Los Angeles schools shut amid emailed terror threat

All public schools in the Los Angeles area were ordered closed yesterday after an emailed threat targeted students.
Los Angeles schools shut amid emailed terror threat

Authorities searched some 900 schools during the shutdown of the nation’s second largest school district, which appeared to be unprecedented in scale.

The shooting in nearby San Bernardino that left 14 people dead this month influenced the decision to close all the schools, which 640,000 students attend, Supt Ramon Cortines said.

A law enforcement official said the threat was emailed to a school board member and appeared to come from overseas.

Officials said the shutdown came as a precaution and schools would remain closed until the threat was cleared.
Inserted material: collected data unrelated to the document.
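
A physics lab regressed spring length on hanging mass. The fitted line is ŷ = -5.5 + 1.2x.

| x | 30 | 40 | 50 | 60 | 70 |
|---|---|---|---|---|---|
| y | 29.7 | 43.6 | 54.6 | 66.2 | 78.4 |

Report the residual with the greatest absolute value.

e = 1.1

x=30: ŷ = -5.5 + 1.2·30 = 30.5; e = 29.7 − 30.5 = -0.8
x=40: ŷ = -5.5 + 1.2·40 = 42.5; e = 43.6 − 42.5 = 1.1
x=50: ŷ = -5.5 + 1.2·50 = 54.5; e = 54.6 − 54.5 = 0.1
x=60: ŷ = -5.5 + 1.2·60 = 66.5; e = 66.2 − 66.5 = -0.3
x=70: ŷ = -5.5 + 1.2·70 = 78.5; e = 78.4 − 78.5 = -0.1
Largest |e| is 1.1 at x = 40, residual 1.1.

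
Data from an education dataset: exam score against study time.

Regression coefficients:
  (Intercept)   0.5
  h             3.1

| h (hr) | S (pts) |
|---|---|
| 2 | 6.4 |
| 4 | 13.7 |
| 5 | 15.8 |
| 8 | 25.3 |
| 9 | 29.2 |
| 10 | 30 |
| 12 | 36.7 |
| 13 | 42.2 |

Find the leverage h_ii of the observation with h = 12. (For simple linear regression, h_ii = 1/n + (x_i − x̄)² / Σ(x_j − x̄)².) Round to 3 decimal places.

h = 0.284

h̄ = (2 + 4 + 5 + 8 + 9 + 10 + 12 + 13)/8 = 7.875
Σ(h − h̄)² = 34.5156 + 15.0156 + 8.26562 + 0.015625 + 1.26562 + 4.51562 + 17.0156 + 26.2656 = 106.875
h = 1/8 + (4.125)²/106.875 = 0.125 + 0.159211 = 0.284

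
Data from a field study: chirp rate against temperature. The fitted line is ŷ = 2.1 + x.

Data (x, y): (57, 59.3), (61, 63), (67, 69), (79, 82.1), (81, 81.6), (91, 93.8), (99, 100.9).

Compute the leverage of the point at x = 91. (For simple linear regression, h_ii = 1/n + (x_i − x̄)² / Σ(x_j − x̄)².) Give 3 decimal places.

h = 0.289

x̄ = (57 + 61 + 67 + 79 + 81 + 91 + 99)/7 = 76.4286
Σ(x − x̄)² = 377.469 + 238.041 + 88.898 + 6.61224 + 20.898 + 212.327 + 509.469 = 1453.71
h = 1/7 + (14.5714)²/1453.71 = 0.142857 + 0.146058 = 0.289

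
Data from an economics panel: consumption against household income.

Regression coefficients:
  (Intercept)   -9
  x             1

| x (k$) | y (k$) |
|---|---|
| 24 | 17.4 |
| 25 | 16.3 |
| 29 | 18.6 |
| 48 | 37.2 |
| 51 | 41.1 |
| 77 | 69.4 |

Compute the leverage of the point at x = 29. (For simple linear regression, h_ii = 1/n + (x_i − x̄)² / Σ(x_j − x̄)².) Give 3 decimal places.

h = 0.250

x̄ = (24 + 25 + 29 + 48 + 51 + 77)/6 = 42.3333
Σ(x − x̄)² = 336.111 + 300.444 + 177.778 + 32.1111 + 75.1111 + 1201.78 = 2123.33
h = 1/6 + (-13.3333)²/2123.33 = 0.166667 + 0.0837258 = 0.250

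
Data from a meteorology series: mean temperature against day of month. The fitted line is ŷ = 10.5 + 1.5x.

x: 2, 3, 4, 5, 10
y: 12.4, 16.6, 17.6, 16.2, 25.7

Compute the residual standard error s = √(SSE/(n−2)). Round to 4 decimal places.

s = 1.6593

x=2: ŷ = 10.5 + 1.5·2 = 13.5; e = 12.4 − 13.5 = -1.1
x=3: ŷ = 10.5 + 1.5·3 = 15; e = 16.6 − 15 = 1.6
x=4: ŷ = 10.5 + 1.5·4 = 16.5; e = 17.6 − 16.5 = 1.1
x=5: ŷ = 10.5 + 1.5·5 = 18; e = 16.2 − 18 = -1.8
x=10: ŷ = 10.5 + 1.5·10 = 25.5; e = 25.7 − 25.5 = 0.2
SSE = 1.21 + 2.56 + 1.21 + 3.24 + 0.04 = 8.26
s = √(8.26/3) = √2.75333 ≈ 1.6593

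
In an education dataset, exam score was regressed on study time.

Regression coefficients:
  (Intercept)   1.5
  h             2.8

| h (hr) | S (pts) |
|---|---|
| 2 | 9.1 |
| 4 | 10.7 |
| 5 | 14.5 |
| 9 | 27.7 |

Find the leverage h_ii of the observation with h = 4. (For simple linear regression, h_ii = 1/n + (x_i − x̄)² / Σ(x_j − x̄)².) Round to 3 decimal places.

h = 0.288

h̄ = (2 + 4 + 5 + 9)/4 = 5
Σ(h − h̄)² = 9 + 1 + 0 + 16 = 26
h = 1/4 + (-1)²/26 = 0.25 + 0.0384615 = 0.288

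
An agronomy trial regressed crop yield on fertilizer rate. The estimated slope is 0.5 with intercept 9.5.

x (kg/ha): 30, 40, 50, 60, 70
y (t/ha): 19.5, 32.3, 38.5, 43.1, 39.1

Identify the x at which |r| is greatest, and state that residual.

x=30: ŷ = 9.5 + 0.5·30 = 24.5; r = 19.5 − 24.5 = -5
x=40: ŷ = 9.5 + 0.5·40 = 29.5; r = 32.3 − 29.5 = 2.8
x=50: ŷ = 9.5 + 0.5·50 = 34.5; r = 38.5 − 34.5 = 4
x=60: ŷ = 9.5 + 0.5·60 = 39.5; r = 43.1 − 39.5 = 3.6
x=70: ŷ = 9.5 + 0.5·70 = 44.5; r = 39.1 − 44.5 = -5.4
Largest |r| is 5.4 at x = 70, residual -5.4.

x = 70, r = -5.4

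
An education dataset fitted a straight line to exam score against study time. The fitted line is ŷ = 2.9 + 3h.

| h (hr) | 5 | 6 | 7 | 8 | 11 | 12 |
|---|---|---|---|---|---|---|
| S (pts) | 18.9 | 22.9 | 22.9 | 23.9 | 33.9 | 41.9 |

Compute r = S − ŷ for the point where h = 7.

ŷ = 2.9 + 3·7 = 23.9
r = 22.9 − 23.9 = -1

r = -1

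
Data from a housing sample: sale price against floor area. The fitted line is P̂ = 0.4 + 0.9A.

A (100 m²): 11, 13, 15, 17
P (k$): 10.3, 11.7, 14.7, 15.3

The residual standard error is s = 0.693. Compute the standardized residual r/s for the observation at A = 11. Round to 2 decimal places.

0.00

P̂ = 0.4 + 0.9·11 = 10.3
r = 10.3 − 10.3 = 0
r/s = 0 / 0.693 = 0.00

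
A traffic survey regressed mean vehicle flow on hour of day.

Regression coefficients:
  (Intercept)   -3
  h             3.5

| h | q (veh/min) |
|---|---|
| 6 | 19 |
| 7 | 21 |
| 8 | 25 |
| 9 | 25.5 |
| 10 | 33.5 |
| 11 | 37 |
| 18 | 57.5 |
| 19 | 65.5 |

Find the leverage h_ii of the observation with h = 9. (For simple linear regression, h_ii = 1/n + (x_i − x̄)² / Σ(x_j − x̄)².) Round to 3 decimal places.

h̄ = (6 + 7 + 8 + 9 + 10 + 11 + 18 + 19)/8 = 11
Σ(h − h̄)² = 25 + 16 + 9 + 4 + 1 + 0 + 49 + 64 = 168
h = 1/8 + (-2)²/168 = 0.125 + 0.0238095 = 0.149

h = 0.149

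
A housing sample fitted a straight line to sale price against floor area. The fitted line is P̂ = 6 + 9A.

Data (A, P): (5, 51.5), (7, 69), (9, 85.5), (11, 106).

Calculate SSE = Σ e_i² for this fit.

SSE = 3.5

A=5: P̂ = 6 + 9·5 = 51; e = 51.5 − 51 = 0.5
A=7: P̂ = 6 + 9·7 = 69; e = 69 − 69 = 0
A=9: P̂ = 6 + 9·9 = 87; e = 85.5 − 87 = -1.5
A=11: P̂ = 6 + 9·11 = 105; e = 106 − 105 = 1
SSE = 0.25 + 0 + 2.25 + 1 = 3.5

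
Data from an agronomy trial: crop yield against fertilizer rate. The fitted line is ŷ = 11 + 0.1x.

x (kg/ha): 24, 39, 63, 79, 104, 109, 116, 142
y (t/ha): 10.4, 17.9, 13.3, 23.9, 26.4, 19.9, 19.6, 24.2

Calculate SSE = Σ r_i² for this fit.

x=24: ŷ = 11 + 0.1·24 = 13.4; r = 10.4 − 13.4 = -3
x=39: ŷ = 11 + 0.1·39 = 14.9; r = 17.9 − 14.9 = 3
x=63: ŷ = 11 + 0.1·63 = 17.3; r = 13.3 − 17.3 = -4
x=79: ŷ = 11 + 0.1·79 = 18.9; r = 23.9 − 18.9 = 5
x=104: ŷ = 11 + 0.1·104 = 21.4; r = 26.4 − 21.4 = 5
x=109: ŷ = 11 + 0.1·109 = 21.9; r = 19.9 − 21.9 = -2
x=116: ŷ = 11 + 0.1·116 = 22.6; r = 19.6 − 22.6 = -3
x=142: ŷ = 11 + 0.1·142 = 25.2; r = 24.2 − 25.2 = -1
SSE = 9 + 9 + 16 + 25 + 25 + 4 + 9 + 1 = 98

SSE = 98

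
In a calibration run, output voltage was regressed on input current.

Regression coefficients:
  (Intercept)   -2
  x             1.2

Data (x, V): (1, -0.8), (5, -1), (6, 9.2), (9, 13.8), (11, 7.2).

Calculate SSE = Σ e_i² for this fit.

SSE = 82

x=1: ŷ = -2 + 1.2·1 = -0.8; e = -0.8 − (-0.8) = 0
x=5: ŷ = -2 + 1.2·5 = 4; e = -1 − 4 = -5
x=6: ŷ = -2 + 1.2·6 = 5.2; e = 9.2 − 5.2 = 4
x=9: ŷ = -2 + 1.2·9 = 8.8; e = 13.8 − 8.8 = 5
x=11: ŷ = -2 + 1.2·11 = 11.2; e = 7.2 − 11.2 = -4
SSE = 0 + 25 + 16 + 25 + 16 = 82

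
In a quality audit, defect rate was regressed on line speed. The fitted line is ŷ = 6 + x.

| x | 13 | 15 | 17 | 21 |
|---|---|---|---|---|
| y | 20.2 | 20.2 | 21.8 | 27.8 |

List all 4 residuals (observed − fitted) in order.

x=13: ŷ = 6 + 13 = 19; r = 20.2 − 19 = 1.2
x=15: ŷ = 6 + 15 = 21; r = 20.2 − 21 = -0.8
x=17: ŷ = 6 + 17 = 23; r = 21.8 − 23 = -1.2
x=21: ŷ = 6 + 21 = 27; r = 27.8 − 27 = 0.8

1.2, -0.8, -1.2, 0.8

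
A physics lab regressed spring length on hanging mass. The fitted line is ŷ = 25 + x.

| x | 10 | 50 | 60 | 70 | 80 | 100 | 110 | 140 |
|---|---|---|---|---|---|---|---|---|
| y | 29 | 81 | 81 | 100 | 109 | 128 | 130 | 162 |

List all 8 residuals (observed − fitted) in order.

x=10: ŷ = 25 + 10 = 35; e = 29 − 35 = -6
x=50: ŷ = 25 + 50 = 75; e = 81 − 75 = 6
x=60: ŷ = 25 + 60 = 85; e = 81 − 85 = -4
x=70: ŷ = 25 + 70 = 95; e = 100 − 95 = 5
x=80: ŷ = 25 + 80 = 105; e = 109 − 105 = 4
x=100: ŷ = 25 + 100 = 125; e = 128 − 125 = 3
x=110: ŷ = 25 + 110 = 135; e = 130 − 135 = -5
x=140: ŷ = 25 + 140 = 165; e = 162 − 165 = -3

-6, 6, -4, 5, 4, 3, -5, -3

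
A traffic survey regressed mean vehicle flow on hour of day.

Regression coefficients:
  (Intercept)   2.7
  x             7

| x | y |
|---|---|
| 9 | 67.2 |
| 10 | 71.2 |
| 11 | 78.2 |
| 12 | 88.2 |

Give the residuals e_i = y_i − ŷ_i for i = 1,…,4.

1.5, -1.5, -1.5, 1.5

x=9: ŷ = 2.7 + 7·9 = 65.7; e = 67.2 − 65.7 = 1.5
x=10: ŷ = 2.7 + 7·10 = 72.7; e = 71.2 − 72.7 = -1.5
x=11: ŷ = 2.7 + 7·11 = 79.7; e = 78.2 − 79.7 = -1.5
x=12: ŷ = 2.7 + 7·12 = 86.7; e = 88.2 − 86.7 = 1.5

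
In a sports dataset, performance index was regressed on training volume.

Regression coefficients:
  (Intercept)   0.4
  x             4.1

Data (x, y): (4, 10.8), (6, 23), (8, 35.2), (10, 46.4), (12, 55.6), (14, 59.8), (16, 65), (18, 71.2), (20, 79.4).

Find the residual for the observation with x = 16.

r = -1

ŷ = 0.4 + 4.1·16 = 66
r = 65 − 66 = -1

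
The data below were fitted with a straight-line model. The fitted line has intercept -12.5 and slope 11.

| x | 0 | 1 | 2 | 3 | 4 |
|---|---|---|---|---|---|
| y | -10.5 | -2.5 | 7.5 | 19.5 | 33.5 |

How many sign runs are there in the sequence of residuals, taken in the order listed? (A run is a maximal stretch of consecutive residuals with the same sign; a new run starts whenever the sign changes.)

3 runs

x=0: ŷ = -12.5 + 11·0 = -12.5; e = -10.5 − (-12.5) = 2
x=1: ŷ = -12.5 + 11·1 = -1.5; e = -2.5 − (-1.5) = -1
x=2: ŷ = -12.5 + 11·2 = 9.5; e = 7.5 − 9.5 = -2
x=3: ŷ = -12.5 + 11·3 = 20.5; e = 19.5 − 20.5 = -1
x=4: ŷ = -12.5 + 11·4 = 31.5; e = 33.5 − 31.5 = 2
Signs: + − − − +
Runs: +×1, −×3, +×1 → 3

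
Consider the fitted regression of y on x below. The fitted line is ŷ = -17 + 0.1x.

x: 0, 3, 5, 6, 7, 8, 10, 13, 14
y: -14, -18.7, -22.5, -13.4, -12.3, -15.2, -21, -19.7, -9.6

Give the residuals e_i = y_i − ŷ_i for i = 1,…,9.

3, -2, -6, 3, 4, 1, -5, -4, 6

x=0: ŷ = -17 + 0.1·0 = -17; e = -14 − (-17) = 3
x=3: ŷ = -17 + 0.1·3 = -16.7; e = -18.7 − (-16.7) = -2
x=5: ŷ = -17 + 0.1·5 = -16.5; e = -22.5 − (-16.5) = -6
x=6: ŷ = -17 + 0.1·6 = -16.4; e = -13.4 − (-16.4) = 3
x=7: ŷ = -17 + 0.1·7 = -16.3; e = -12.3 − (-16.3) = 4
x=8: ŷ = -17 + 0.1·8 = -16.2; e = -15.2 − (-16.2) = 1
x=10: ŷ = -17 + 0.1·10 = -16; e = -21 − (-16) = -5
x=13: ŷ = -17 + 0.1·13 = -15.7; e = -19.7 − (-15.7) = -4
x=14: ŷ = -17 + 0.1·14 = -15.6; e = -9.6 − (-15.6) = 6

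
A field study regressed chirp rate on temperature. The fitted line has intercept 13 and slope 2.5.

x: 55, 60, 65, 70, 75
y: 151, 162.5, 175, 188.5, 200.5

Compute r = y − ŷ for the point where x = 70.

ŷ = 13 + 2.5·70 = 188
r = 188.5 − 188 = 0.5

r = 0.5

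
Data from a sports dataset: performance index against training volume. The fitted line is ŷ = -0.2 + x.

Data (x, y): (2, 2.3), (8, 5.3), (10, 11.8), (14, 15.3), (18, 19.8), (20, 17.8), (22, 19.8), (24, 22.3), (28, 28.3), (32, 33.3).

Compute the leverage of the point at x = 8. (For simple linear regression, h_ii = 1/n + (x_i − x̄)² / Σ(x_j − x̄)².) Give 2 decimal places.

h = 0.22

x̄ = (2 + 8 + 10 + 14 + 18 + 20 + 22 + 24 + 28 + 32)/10 = 17.8
Σ(x − x̄)² = 249.64 + 96.04 + 60.84 + 14.44 + 0.04 + 4.84 + 17.64 + 38.44 + 104.04 + 201.64 = 787.6
h = 1/10 + (-9.8)²/787.6 = 0.1 + 0.12194 = 0.22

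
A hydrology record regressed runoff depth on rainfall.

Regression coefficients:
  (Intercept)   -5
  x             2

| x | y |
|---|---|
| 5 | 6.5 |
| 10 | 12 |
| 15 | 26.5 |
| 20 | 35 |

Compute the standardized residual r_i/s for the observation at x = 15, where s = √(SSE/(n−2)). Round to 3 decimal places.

0.577

x=5: ŷ = -5 + 2·5 = 5; r = 6.5 − 5 = 1.5
x=10: ŷ = -5 + 2·10 = 15; r = 12 − 15 = -3
x=15: ŷ = -5 + 2·15 = 25; r = 26.5 − 25 = 1.5
x=20: ŷ = -5 + 2·20 = 35; r = 35 − 35 = 0
SSE = 2.25 + 9 + 2.25 + 0 = 13.5
s = √(13.5/2) = 2.59808
r/s = 1.5 / 2.59808 = 0.577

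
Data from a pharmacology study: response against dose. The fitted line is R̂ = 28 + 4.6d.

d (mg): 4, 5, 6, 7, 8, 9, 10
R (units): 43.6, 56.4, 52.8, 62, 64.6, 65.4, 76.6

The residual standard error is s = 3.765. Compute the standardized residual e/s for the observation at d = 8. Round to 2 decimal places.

-0.05

R̂ = 28 + 4.6·8 = 64.8
e = 64.6 − 64.8 = -0.2
e/s = -0.2 / 3.765 = -0.05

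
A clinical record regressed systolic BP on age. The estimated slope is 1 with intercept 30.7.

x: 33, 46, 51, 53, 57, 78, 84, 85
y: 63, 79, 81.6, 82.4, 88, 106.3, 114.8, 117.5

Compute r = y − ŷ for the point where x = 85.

r = 1.8

ŷ = 30.7 + 85 = 115.7
r = 117.5 − 115.7 = 1.8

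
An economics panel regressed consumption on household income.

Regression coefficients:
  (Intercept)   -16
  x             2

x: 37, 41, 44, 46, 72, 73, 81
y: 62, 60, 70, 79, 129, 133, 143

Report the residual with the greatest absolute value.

x=37: ŷ = -16 + 2·37 = 58; r = 62 − 58 = 4
x=41: ŷ = -16 + 2·41 = 66; r = 60 − 66 = -6
x=44: ŷ = -16 + 2·44 = 72; r = 70 − 72 = -2
x=46: ŷ = -16 + 2·46 = 76; r = 79 − 76 = 3
x=72: ŷ = -16 + 2·72 = 128; r = 129 − 128 = 1
x=73: ŷ = -16 + 2·73 = 130; r = 133 − 130 = 3
x=81: ŷ = -16 + 2·81 = 146; r = 143 − 146 = -3
Largest |r| is 6 at x = 41, residual -6.

r = -6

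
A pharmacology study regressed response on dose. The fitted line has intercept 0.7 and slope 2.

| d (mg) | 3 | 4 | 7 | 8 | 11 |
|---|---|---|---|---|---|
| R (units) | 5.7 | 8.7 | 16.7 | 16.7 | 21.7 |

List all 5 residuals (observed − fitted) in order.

-1, 0, 2, 0, -1

d=3: R̂ = 0.7 + 2·3 = 6.7; e = 5.7 − 6.7 = -1
d=4: R̂ = 0.7 + 2·4 = 8.7; e = 8.7 − 8.7 = 0
d=7: R̂ = 0.7 + 2·7 = 14.7; e = 16.7 − 14.7 = 2
d=8: R̂ = 0.7 + 2·8 = 16.7; e = 16.7 − 16.7 = 0
d=11: R̂ = 0.7 + 2·11 = 22.7; e = 21.7 − 22.7 = -1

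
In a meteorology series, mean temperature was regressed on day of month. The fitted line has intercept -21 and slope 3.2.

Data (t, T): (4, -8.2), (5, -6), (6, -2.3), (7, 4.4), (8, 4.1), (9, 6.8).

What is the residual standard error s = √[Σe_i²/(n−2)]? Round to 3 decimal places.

s = 1.696

t=4: T̂ = -21 + 3.2·4 = -8.2; e = -8.2 − (-8.2) = 0
t=5: T̂ = -21 + 3.2·5 = -5; e = -6 − (-5) = -1
t=6: T̂ = -21 + 3.2·6 = -1.8; e = -2.3 − (-1.8) = -0.5
t=7: T̂ = -21 + 3.2·7 = 1.4; e = 4.4 − 1.4 = 3
t=8: T̂ = -21 + 3.2·8 = 4.6; e = 4.1 − 4.6 = -0.5
t=9: T̂ = -21 + 3.2·9 = 7.8; e = 6.8 − 7.8 = -1
SSE = 0 + 1 + 0.25 + 9 + 0.25 + 1 = 11.5
s = √(11.5/4) = √2.875 ≈ 1.696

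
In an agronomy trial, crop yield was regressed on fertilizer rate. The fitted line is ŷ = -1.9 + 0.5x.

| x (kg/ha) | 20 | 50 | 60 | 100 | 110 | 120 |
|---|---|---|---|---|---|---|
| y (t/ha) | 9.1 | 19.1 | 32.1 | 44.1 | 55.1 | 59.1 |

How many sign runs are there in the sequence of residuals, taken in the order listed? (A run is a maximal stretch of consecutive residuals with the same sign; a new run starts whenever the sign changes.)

5 runs

x=20: ŷ = -1.9 + 0.5·20 = 8.1; r = 9.1 − 8.1 = 1
x=50: ŷ = -1.9 + 0.5·50 = 23.1; r = 19.1 − 23.1 = -4
x=60: ŷ = -1.9 + 0.5·60 = 28.1; r = 32.1 − 28.1 = 4
x=100: ŷ = -1.9 + 0.5·100 = 48.1; r = 44.1 − 48.1 = -4
x=110: ŷ = -1.9 + 0.5·110 = 53.1; r = 55.1 − 53.1 = 2
x=120: ŷ = -1.9 + 0.5·120 = 58.1; r = 59.1 − 58.1 = 1
Signs: + − + − + +
Runs: +×1, −×1, +×1, −×1, +×2 → 5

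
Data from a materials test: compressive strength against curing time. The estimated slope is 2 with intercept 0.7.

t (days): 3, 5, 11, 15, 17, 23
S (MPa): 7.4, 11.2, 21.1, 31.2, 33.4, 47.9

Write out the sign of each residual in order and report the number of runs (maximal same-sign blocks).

t=3: ŷ = 0.7 + 2·3 = 6.7; e = 7.4 − 6.7 = 0.7
t=5: ŷ = 0.7 + 2·5 = 10.7; e = 11.2 − 10.7 = 0.5
t=11: ŷ = 0.7 + 2·11 = 22.7; e = 21.1 − 22.7 = -1.6
t=15: ŷ = 0.7 + 2·15 = 30.7; e = 31.2 − 30.7 = 0.5
t=17: ŷ = 0.7 + 2·17 = 34.7; e = 33.4 − 34.7 = -1.3
t=23: ŷ = 0.7 + 2·23 = 46.7; e = 47.9 − 46.7 = 1.2
Signs: + + − + − +
Runs: +×2, −×1, +×1, −×1, +×1 → 5

5 runs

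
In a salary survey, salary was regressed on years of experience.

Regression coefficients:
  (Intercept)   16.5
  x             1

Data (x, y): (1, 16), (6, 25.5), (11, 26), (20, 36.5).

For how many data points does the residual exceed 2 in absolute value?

x=1: ŷ = 16.5 + 1 = 17.5; r = 16 − 17.5 = -1.5
x=6: ŷ = 16.5 + 6 = 22.5; r = 25.5 − 22.5 = 3
x=11: ŷ = 16.5 + 11 = 27.5; r = 26 − 27.5 = -1.5
x=20: ŷ = 16.5 + 20 = 36.5; r = 36.5 − 36.5 = 0
|r| > 2: x=6 (|r|=3) → 1

1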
The city’s schools commonly get threats, but Cortines called this one rare. He said: “It was not to one school, two schools, or three schools.

“It was many schools, not specifically identified. But there were many schools. That’s the reason I took the action that I did... It was to students at schools.”

Cortines said he wanted every campus to be searched and a report given to him and the school board that they were safe.

The district has more than 900 schools and 187 public charter schools.

Cortines said the district police chief informed him about the threat shortly after 5am.

He added: “He shared with me that some of the details talked about backpacks, talked about other packages.”

No students were released on their own, and school leaders waited with children whose parents could not immediately pick them up, said Cortines.

The closure came after classes were cancelled at San Bernardino Valley College because of a bomb threat. Students and staff were sent home around 5.30pm on Monday after the threat was made.

Meanwhile, New York City officials said that they received the same threat that led to the closure of the Los Angeles schools but quickly concluded that it was a hoax.

Mayor Bill de Blasio said that he was “absolutely convinced” there was no danger to schoolchildren in New York.

New York police commissioner William Bratton said he thought the Los Angeles officials over-reacted by deciding to close the nation’s second-largest school system.

He said a school superintendent received the email threat yesterday morning.

The person who wrote the note claimed to be a jihadist but made errors that made it clear the person was a prankster, he added.